"The Laplacian Paradigm: Emerging Algorithms for Massive Graphs"
(University of Southern California)
Monday, March 3rd, 2014, 2:00pm
EBU3B, Room 4140
We discuss an emerging paradigm, which we refer to as the Laplacian Paradigm, for the design of efficient algorithms for massive graphs. This paradigm is built on a collection of nearly-linear-time primitives in Spectral Graph Theory developed by Spielman and Teng and its subsequent improvements by many others. The key primitive in the paradigm is a solver for a linear system, Ax = b, where A is the Laplacian matrix of a weighted graph. Other primitives include algorithms for local clustering, spectral sparsification, and low stretch spanning trees. When applying the Laplacian Paradigm, we reduce the input problem to one or multiple problems that can be efficiently solved by these spectral primitives. The Laplacian Paradigm has been used in a algorithm for computing an approximately maximum s-t flow in an undirected graph. It also been applied to obtain nearly-linear-time algorithms for applications in semi-supervised learning, image process, web-spam detection, and eigenvalue approximation.
In this talk, I will review the key elements of the Laplacian paradigm and its applications. I will also discuss two basic results inspired by this paradigm: (1) A nearly optimal, sublinear-time algorithm for identifying all nodes of significant PageRanks in a network, and (2) An extended Cheeger Inequality for a family of clusterability measures that generalizes the traditional measure of conductance, and its application to local clustering.
The talk is based on joint work with Daniel Spielman (Yale) and Paul Christiano (MIT), Jonathan Kelner (MIT), and Aleksander Madry (MIT), as well as with Christian Borgs, Michael Brautbar, Jennifer Chayes, Rumi Ghosh, and Kristina Lerman.
Shang-Hua Teng is the Seeley G. Mudd Professor at the USC Computer Science Department, where he was a former chair (2009-2012). He received his Ph.D. degree at CMU in 1991, and taught at MIT (Math), University of Minnesota, UIUC, and Boston University. He also worked at Xerox PARC, NASA Ames, Intel, IBM Almaden, Akamai, and Microsoft Research.

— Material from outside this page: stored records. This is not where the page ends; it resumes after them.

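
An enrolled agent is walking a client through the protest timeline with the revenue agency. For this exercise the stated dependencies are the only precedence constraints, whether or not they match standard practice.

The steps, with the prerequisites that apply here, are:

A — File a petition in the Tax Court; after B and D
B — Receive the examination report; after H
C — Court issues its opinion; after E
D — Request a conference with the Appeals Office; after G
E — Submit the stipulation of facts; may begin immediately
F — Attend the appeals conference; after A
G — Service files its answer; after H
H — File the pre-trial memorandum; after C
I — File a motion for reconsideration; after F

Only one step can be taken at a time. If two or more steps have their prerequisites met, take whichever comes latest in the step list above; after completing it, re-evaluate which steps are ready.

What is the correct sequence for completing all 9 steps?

Only E has no prerequisites, so it is first.
C needed E, now all done → C.
H is the only step now ready → H.
Ready: G and B. G is listed later → G.
Now D and B have their prerequisites met. D is listed later, so D next.
B needed H, now all done → B.
A is the only step now ready → A.
That leaves F as the only ready step → F.
I needed F, now all done → I.

E C H G D B A F I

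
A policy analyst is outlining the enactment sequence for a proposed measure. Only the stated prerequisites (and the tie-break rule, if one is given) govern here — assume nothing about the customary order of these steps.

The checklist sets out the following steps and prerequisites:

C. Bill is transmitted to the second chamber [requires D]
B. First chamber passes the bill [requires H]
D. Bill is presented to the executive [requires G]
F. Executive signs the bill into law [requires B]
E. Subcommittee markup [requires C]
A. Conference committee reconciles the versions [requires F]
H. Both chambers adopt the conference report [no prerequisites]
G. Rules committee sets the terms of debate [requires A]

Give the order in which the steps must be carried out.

H, B, F, A, G, D, C, E

Only H has no prerequisites, so it is first.
That leaves B as the only ready step → B.
That leaves F as the only ready step → F.
A is the only step now ready → A.
G needed A, now all done → G.
D is the only step now ready → D.
C needed D, now all done → C.
E needed C, now all done → E.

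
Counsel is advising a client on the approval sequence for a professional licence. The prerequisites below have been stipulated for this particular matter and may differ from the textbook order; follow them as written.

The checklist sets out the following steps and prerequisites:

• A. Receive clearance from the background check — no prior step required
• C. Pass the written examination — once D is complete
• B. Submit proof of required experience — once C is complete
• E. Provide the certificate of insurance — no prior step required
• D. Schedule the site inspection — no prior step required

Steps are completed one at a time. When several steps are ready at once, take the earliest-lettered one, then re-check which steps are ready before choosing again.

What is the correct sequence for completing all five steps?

Nothing is required for A, D and E. A has the earlier label → A first.
Now D and E have their prerequisites met. D has the earlier label, so D next.
C now also ready, so the ready set is {C, E}; C has the earlier label → C.
Now B and E have their prerequisites met. B has the earlier label, so B next.
E is the only step now ready → E.

A, D, C, B, E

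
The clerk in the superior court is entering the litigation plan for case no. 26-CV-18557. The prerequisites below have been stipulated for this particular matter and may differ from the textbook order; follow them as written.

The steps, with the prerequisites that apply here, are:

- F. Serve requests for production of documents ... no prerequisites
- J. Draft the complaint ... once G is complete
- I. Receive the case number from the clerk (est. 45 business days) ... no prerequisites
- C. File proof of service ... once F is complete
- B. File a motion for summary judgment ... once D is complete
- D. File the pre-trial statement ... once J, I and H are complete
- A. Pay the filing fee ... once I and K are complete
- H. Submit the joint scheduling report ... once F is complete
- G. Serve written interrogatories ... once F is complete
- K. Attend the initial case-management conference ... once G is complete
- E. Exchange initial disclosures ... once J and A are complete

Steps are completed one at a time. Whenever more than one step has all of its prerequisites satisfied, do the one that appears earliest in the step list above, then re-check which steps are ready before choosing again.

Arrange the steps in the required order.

F and I have no prerequisites; F is listed earlier, so F is first.
C, H and G now also ready, so the ready set is {I, C, H, G}; I is listed earlier → I.
Now C, H and G have their prerequisites met. C is listed earlier, so C next.
Now H and G have their prerequisites met. H is listed earlier, so H next.
Next only G has its prerequisites met → G.
Ready: J and K. J is listed earlier → J.
Ready: D and K. D is listed earlier → D.
Now B and K have their prerequisites met. B is listed earlier, so B next.
K needed G, now all done → K.
A needed I and K, now all done → A.
E is the only step now ready → E.

F I C H G J D B K A E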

Teng's main research is in theoretical computer science. He and coauthor Dan Spielman received the Gödel Prize (2008) and Fulkerson Prize (2009) for developing Smoothed Analysis. His more recent work addresses Spectral Graph Theory & the Laplacian Paradigm and its applications to maximum flows, for which he and coauthors received the best paper award at ACM STOC 2011. In addition, he has conducted research in Algorithmic Game Theory, where he and collaborators settled open questions on the complexity for computing an approximate Nash equilibrium and the complexity of market equilibria. Recently, he and collaborators developed an axiomatic framework for community identification in social and information networks, and obtained the best bound for testing the isomorphism of strongly regular graphs. Teng is also interested in mathematical board games. Kyle Burke, his former Ph.D. student, and he designed & analyzed a game called Atropos based on the beautiful, celebrated Sperner's Lemma. Teng's past research interests include parallel scientific computing, computational geometry, percolation theory, cryptography, and computer graphics, where he obtained fundamental results in geometric separators, three-dimensional Delaunay meshing, spectral graph partition, N-body simulation, and robust statistics. Teng is an ACM Fellow and Alfred P. Sloan Fellow. He has received more than ten US Patents for his work on compiler optimization, Internet technology, and social network analysis.